Pi Tried a Different Adoption Model
While many other crypto projects typically launch a token and create liquidity before trying to attract users, Pi chose the opposite direction: building a community, implementing KYC, migration, and an app ecosystem before opening the network.
Pi Network officially launched its Open Network on February 20, 2025, after more than six years of development. Prior to this, the project reported that 19 million Pioneers had completed identity verification, 10.14 million had migrated to the Mainnet, and there were over 100 Mainnet or Mainnet-ready applications in the ecosystem.
Instead of starting with traders or developers, Pi built a community of mainstream users before the token had an open market or the ecosystem was fully verified by the market. This also placed the project under greater pressure following the Open Network launch, as the market began demanding clearer evidence of utility and actual activity.
Following the Open Network, the Pi Core Team continued to introduce new ecosystem tools and features in recent updates on the project’s official blog, including Pi App Studio, Pi Network Ventures, and DEX/AMM trials. But for the market, the bigger question remains whether these activities can translate into real demand for PI.
Community Growth vs. Real Network Usage
For many Pioneers, the scale of the user base is evidence of the network’s strength. But for traders and analysts, a blockchain still needs liquidity, transactions, developer activity, and token demand beyond just holding.

PI price chart (1W). Source: TradingView
Pi now has a clear market presence, but the debate over utility has not ended. According to data from CoinMarketCap, PI is trading around $0.17, with a market cap of approximately $1.8 billion and a 24-hour volume of about $16 million.
These figures show that Pi no longer exists only within an internal ecosystem.

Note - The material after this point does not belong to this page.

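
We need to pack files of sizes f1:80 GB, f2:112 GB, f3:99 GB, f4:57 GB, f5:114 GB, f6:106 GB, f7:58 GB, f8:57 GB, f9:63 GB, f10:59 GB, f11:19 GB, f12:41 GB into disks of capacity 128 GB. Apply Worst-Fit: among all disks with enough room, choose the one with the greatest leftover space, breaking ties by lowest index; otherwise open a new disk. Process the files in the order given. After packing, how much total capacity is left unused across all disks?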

However, for the market, community size is only a starting point; what matters more is whether the network can generate actual usage and demand.
Protocol 23 Becomes Another Trust Test
In early May, the Pi Core Team announced the Protocol 23 upgrade deadline for May 15, 2026, bringing community attention back to network infrastructure. According to project updates, all Mainnet nodes must upgrade to Protocol 23 to maintain their connection to the network; nodes that do not upgrade may be disconnected.

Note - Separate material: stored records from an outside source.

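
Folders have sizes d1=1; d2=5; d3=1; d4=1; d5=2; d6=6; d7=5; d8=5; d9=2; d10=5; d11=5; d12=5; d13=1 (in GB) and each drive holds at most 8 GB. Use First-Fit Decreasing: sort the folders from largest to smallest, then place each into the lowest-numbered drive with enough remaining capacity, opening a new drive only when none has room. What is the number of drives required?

Sorted descending: 6, 5, 5, 5, 5, 5, 5, 2, 2, 1, 1, 1, 1.
drive 1: place 6 GB, 2 GB left
drive 2: place 5 GB, 3 GB left
drive 3: place 5 GB, 3 GB left
drive 4: place 5 GB, 3 GB left
drive 5: place 5 GB, 3 GB left
drive 6: place 5 GB, 3 GB left
drive 7: place 5 GB, 3 GB left
drive 1: place 2 GB, 0 GB left
drive 2: place 2 GB, 1 GB left
drive 2: place 1 GB, 0 GB left
drive 3: place 1 GB, 2 GB left
drive 3: place 1 GB, 1 GB left
drive 3: place 1 GB, 0 GB left
Final drives: [6,2] [5,2,1] [5,1,1,1] [5] [5] [5] [5].

7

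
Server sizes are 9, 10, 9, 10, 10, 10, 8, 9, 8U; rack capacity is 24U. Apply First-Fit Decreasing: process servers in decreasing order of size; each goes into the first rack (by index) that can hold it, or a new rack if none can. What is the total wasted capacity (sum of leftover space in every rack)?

37

Sorted descending: 10, 10, 10, 10, 9, 9, 9, 8, 8.
rack 1: place 10U, 14U left
rack 1: place 10U, 4U left
rack 2: place 10U, 14U left
rack 2: place 10U, 4U left
rack 3: place 9U, 15U left
rack 3: place 9U, 6U left
rack 4: place 9U, 15U left
rack 4: place 8U, 7U left
rack 5: place 8U, 16U left
5 racks × 24U = 120U; used 83U; unused 37U.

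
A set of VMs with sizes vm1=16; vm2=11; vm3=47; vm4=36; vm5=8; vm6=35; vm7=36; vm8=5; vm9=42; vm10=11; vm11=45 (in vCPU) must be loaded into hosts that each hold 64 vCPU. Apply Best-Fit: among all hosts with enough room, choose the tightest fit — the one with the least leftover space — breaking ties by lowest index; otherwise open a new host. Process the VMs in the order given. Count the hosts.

host 1: place vm1 (16 vCPU), 48 vCPU left
host 1: place vm2 (11 vCPU), 37 vCPU left
host 2: place vm3 (47 vCPU), 17 vCPU left
host 1: place vm4 (36 vCPU), 1 vCPU left
host 2: place vm5 (8 vCPU), 9 vCPU left
host 3: place vm6 (35 vCPU), 29 vCPU left
host 4: place vm7 (36 vCPU), 28 vCPU left
host 2: place vm8 (5 vCPU), 4 vCPU left
host 5: place vm9 (42 vCPU), 22 vCPU left
host 5: place vm10 (11 vCPU), 11 vCPU left
host 6: place vm11 (45 vCPU), 19 vCPU left

6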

With a project attempting to transition from a large community to a functional ecosystem, infrastructure upgrades are not just technical issues but also tests of operational capability. Pi has faced questions due to its extended timeline, lengthy KYC and migration processes, and an Open Network launch that arrived later than some users expected.
If the upgrade process proceeds smoothly, Pi will have more grounds to solidify trust in the network during the post-Open Network phase. Conversely, any major disruptions could cause old debates about operational capability to resurface.
What Pi Reveals About Web3 Adoption
Pi Network shows that crypto adoption does not always start with traders or developers. For many users, participating in Web3 sometimes begins with very simple actions like opening an app every day and joining a community.
That is why Pi continues to spark debate after years of development. While the argument over utility is not over, Pi has demonstrated one thing clearly: onboarding millions of mainstream users into Web3 can start with an experience much simpler than how crypto has operated in the past.